Created here and the results enjoyed by us: WLAN (wireless Internet), TDMA and CDMA (wireless phone signal systems), C programming language, then the C++ programming language, the first semiconductors, cross-ocean telephone cables, and so many other techy things that I simply don’t understand. I am always fascinated by these kinds of laboratories or businesses that allow for and encourage creativity and spontaneity in the work of their employees. Previously, I’ve gobbled up every bit of information about Xerox PARC that I could, amazed to learn that so much of the modern computer structure stemmed from engineers sitting on beanbag chairs and eating pizza. (That’s the image they present, at least.)
Curt Schleier, from the Seattle Times, writes about the director of the lab, Mervin Kelly: ”Kelly did a number of interesting things.

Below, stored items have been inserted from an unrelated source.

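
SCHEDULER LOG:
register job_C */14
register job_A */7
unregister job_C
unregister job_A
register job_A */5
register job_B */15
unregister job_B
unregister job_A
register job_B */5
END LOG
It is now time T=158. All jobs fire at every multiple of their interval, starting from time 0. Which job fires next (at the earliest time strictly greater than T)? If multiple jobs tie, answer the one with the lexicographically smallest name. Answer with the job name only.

Answer: job_B

Derivation:
Op 1: register job_C */14 -> active={job_C:*/14}
Op 2: register job_A */7 -> active={job_A:*/7, job_C:*/14}
Op 3: unregister job_C -> active={job_A:*/7}
Op 4: unregister job_A -> active={}
Op 5: register job_A */5 -> active={job_A:*/5}
Op 6: register job_B */15 -> active={job_A:*/5, job_B:*/15}
Op 7: unregister job_B -> active={job_A:*/5}
Op 8: unregister job_A -> active={}
Op 9: register job_B */5 -> active={job_B:*/5}
  job_B: interval 5, next fire after T=158 is 160
Earliest = 160, winner (lex tiebreak) = job_B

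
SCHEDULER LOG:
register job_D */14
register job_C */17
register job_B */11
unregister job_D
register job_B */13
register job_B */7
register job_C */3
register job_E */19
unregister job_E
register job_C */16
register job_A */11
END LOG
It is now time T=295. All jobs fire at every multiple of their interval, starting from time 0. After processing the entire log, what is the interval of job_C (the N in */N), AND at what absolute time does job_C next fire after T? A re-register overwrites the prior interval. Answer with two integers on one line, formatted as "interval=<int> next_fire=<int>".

Op 1: register job_D */14 -> active={job_D:*/14}
Op 2: register job_C */17 -> active={job_C:*/17, job_D:*/14}
Op 3: register job_B */11 -> active={job_B:*/11, job_C:*/17, job_D:*/14}
Op 4: unregister job_D -> active={job_B:*/11, job_C:*/17}
Op 5: register job_B */13 -> active={job_B:*/13, job_C:*/17}
Op 6: register job_B */7 -> active={job_B:*/7, job_C:*/17}
Op 7: register job_C */3 -> active={job_B:*/7, job_C:*/3}
Op 8: register job_E */19 -> active={job_B:*/7, job_C:*/3, job_E:*/19}
Op 9: unregister job_E -> active={job_B:*/7, job_C:*/3}
Op 10: register job_C */16 -> active={job_B:*/7, job_C:*/16}
Op 11: register job_A */11 -> active={job_A:*/11, job_B:*/7, job_C:*/16}
Final interval of job_C = 16
Next fire of job_C after T=295: (295//16+1)*16 = 304

Answer: interval=16 next_fire=304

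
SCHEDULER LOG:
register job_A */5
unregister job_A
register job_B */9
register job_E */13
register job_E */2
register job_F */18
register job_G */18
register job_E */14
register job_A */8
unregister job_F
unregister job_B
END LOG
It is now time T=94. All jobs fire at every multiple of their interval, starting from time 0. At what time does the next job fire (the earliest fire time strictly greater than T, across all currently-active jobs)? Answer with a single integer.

Answer: 96

Derivation:
Op 1: register job_A */5 -> active={job_A:*/5}
Op 2: unregister job_A -> active={}
Op 3: register job_B */9 -> active={job_B:*/9}
Op 4: register job_E */13 -> active={job_B:*/9, job_E:*/13}
Op 5: register job_E */2 -> active={job_B:*/9, job_E:*/2}
Op 6: register job_F */18 -> active={job_B:*/9, job_E:*/2, job_F:*/18}
Op 7: register job_G */18 -> active={job_B:*/9, job_E:*/2, job_F:*/18, job_G:*/18}
Op 8: register job_E */14 -> active={job_B:*/9, job_E:*/14, job_F:*/18, job_G:*/18}
Op 9: register job_A */8 -> active={job_A:*/8, job_B:*/9, job_E:*/14, job_F:*/18, job_G:*/18}
Op 10: unregister job_F -> active={job_A:*/8, job_B:*/9, job_E:*/14, job_G:*/18}
Op 11: unregister job_B -> active={job_A:*/8, job_E:*/14, job_G:*/18}
  job_A: interval 8, next fire after T=94 is 96
  job_E: interval 14, next fire after T=94 is 98
  job_G: interval 18, next fire after T=94 is 108
Earliest fire time = 96 (job job_A)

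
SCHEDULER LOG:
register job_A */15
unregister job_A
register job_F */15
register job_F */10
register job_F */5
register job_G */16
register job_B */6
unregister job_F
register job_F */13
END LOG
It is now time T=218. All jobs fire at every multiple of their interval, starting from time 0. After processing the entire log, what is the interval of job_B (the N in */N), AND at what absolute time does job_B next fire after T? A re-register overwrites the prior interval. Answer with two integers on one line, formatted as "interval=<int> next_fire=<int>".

Op 1: register job_A */15 -> active={job_A:*/15}
Op 2: unregister job_A -> active={}
Op 3: register job_F */15 -> active={job_F:*/15}
Op 4: register job_F */10 -> active={job_F:*/10}
Op 5: register job_F */5 -> active={job_F:*/5}
Op 6: register job_G */16 -> active={job_F:*/5, job_G:*/16}
Op 7: register job_B */6 -> active={job_B:*/6, job_F:*/5, job_G:*/16}
Op 8: unregister job_F -> active={job_B:*/6, job_G:*/16}
Op 9: register job_F */13 -> active={job_B:*/6, job_F:*/13, job_G:*/16}
Final interval of job_B = 6
Next fire of job_B after T=218: (218//6+1)*6 = 222

Answer: interval=6 next_fire=222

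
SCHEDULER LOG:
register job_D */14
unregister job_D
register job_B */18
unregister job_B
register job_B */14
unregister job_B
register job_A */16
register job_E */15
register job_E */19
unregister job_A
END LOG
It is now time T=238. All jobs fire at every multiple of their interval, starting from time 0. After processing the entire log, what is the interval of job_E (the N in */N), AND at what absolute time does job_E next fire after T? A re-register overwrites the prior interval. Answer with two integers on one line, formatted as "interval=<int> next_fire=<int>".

Op 1: register job_D */14 -> active={job_D:*/14}
Op 2: unregister job_D -> active={}
Op 3: register job_B */18 -> active={job_B:*/18}
Op 4: unregister job_B -> active={}
Op 5: register job_B */14 -> active={job_B:*/14}
Op 6: unregister job_B -> active={}
Op 7: register job_A */16 -> active={job_A:*/16}
Op 8: register job_E */15 -> active={job_A:*/16, job_E:*/15}
Op 9: register job_E */19 -> active={job_A:*/16, job_E:*/19}
Op 10: unregister job_A -> active={job_E:*/19}
Final interval of job_E = 19
Next fire of job_E after T=238: (238//19+1)*19 = 247

Answer: interval=19 next_fire=247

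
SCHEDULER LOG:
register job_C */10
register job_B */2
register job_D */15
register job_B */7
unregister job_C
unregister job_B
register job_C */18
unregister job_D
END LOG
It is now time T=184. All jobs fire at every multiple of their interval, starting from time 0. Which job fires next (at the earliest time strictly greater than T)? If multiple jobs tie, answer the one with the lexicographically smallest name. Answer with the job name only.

Op 1: register job_C */10 -> active={job_C:*/10}
Op 2: register job_B */2 -> active={job_B:*/2, job_C:*/10}
Op 3: register job_D */15 -> active={job_B:*/2, job_C:*/10, job_D:*/15}
Op 4: register job_B */7 -> active={job_B:*/7, job_C:*/10, job_D:*/15}
Op 5: unregister job_C -> active={job_B:*/7, job_D:*/15}
Op 6: unregister job_B -> active={job_D:*/15}
Op 7: register job_C */18 -> active={job_C:*/18, job_D:*/15}
Op 8: unregister job_D -> active={job_C:*/18}
  job_C: interval 18, next fire after T=184 is 198
Earliest = 198, winner (lex tiebreak) = job_C

Answer: job_C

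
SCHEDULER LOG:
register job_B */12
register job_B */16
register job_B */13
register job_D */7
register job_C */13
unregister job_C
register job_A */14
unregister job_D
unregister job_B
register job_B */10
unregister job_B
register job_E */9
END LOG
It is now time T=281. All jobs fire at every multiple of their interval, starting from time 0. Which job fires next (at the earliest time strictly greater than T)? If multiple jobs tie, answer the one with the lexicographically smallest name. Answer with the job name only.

Op 1: register job_B */12 -> active={job_B:*/12}
Op 2: register job_B */16 -> active={job_B:*/16}
Op 3: register job_B */13 -> active={job_B:*/13}
Op 4: register job_D */7 -> active={job_B:*/13, job_D:*/7}
Op 5: register job_C */13 -> active={job_B:*/13, job_C:*/13, job_D:*/7}
Op 6: unregister job_C -> active={job_B:*/13, job_D:*/7}
Op 7: register job_A */14 -> active={job_A:*/14, job_B:*/13, job_D:*/7}
Op 8: unregister job_D -> active={job_A:*/14, job_B:*/13}
Op 9: unregister job_B -> active={job_A:*/14}
Op 10: register job_B */10 -> active={job_A:*/14, job_B:*/10}
Op 11: unregister job_B -> active={job_A:*/14}
Op 12: register job_E */9 -> active={job_A:*/14, job_E:*/9}
  job_A: interval 14, next fire after T=281 is 294
  job_E: interval 9, next fire after T=281 is 288
Earliest = 288, winner (lex tiebreak) = job_E

Answer: job_E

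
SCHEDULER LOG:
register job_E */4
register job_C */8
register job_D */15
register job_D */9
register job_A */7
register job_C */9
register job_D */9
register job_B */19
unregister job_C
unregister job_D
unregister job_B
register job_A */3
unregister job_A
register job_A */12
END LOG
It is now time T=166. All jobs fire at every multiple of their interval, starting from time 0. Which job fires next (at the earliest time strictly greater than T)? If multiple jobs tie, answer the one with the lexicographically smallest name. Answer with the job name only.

Op 1: register job_E */4 -> active={job_E:*/4}
Op 2: register job_C */8 -> active={job_C:*/8, job_E:*/4}
Op 3: register job_D */15 -> active={job_C:*/8, job_D:*/15, job_E:*/4}
Op 4: register job_D */9 -> active={job_C:*/8, job_D:*/9, job_E:*/4}
Op 5: register job_A */7 -> active={job_A:*/7, job_C:*/8, job_D:*/9, job_E:*/4}
Op 6: register job_C */9 -> active={job_A:*/7, job_C:*/9, job_D:*/9, job_E:*/4}
Op 7: register job_D */9 -> active={job_A:*/7, job_C:*/9, job_D:*/9, job_E:*/4}
Op 8: register job_B */19 -> active={job_A:*/7, job_B:*/19, job_C:*/9, job_D:*/9, job_E:*/4}
Op 9: unregister job_C -> active={job_A:*/7, job_B:*/19, job_D:*/9, job_E:*/4}
Op 10: unregister job_D -> active={job_A:*/7, job_B:*/19, job_E:*/4}
Op 11: unregister job_B -> active={job_A:*/7, job_E:*/4}
Op 12: register job_A */3 -> active={job_A:*/3, job_E:*/4}
Op 13: unregister job_A -> active={job_E:*/4}
Op 14: register job_A */12 -> active={job_A:*/12, job_E:*/4}
  job_A: interval 12, next fire after T=166 is 168
  job_E: interval 4, next fire after T=166 is 168
Earliest = 168, winner (lex tiebreak) = job_A

Answer: job_A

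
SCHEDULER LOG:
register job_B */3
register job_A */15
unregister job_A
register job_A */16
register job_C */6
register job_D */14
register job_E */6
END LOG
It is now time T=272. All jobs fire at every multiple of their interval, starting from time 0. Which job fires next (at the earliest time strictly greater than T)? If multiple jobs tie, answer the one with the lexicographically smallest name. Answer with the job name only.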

Obviously, he hired similarly minded young scientists — many, like William Shockley, future Nobel Prize winners. But then he created interdisciplinary teams, something unheard of at the time, so that physicists worked with chemists who worked with engineers.” Such a basic concept that is still underdeveloped today. We have evidence at Bell Labs, Xerox PARC, and Apple/Pixar that integrated teams with different backgrounds and skills can really jump start creativity and innovation. My personal hope is that this kind of thinking makes the move into classroom soon- just think of the ideas that could stem from an entire university blurring the lines between departments and colleges!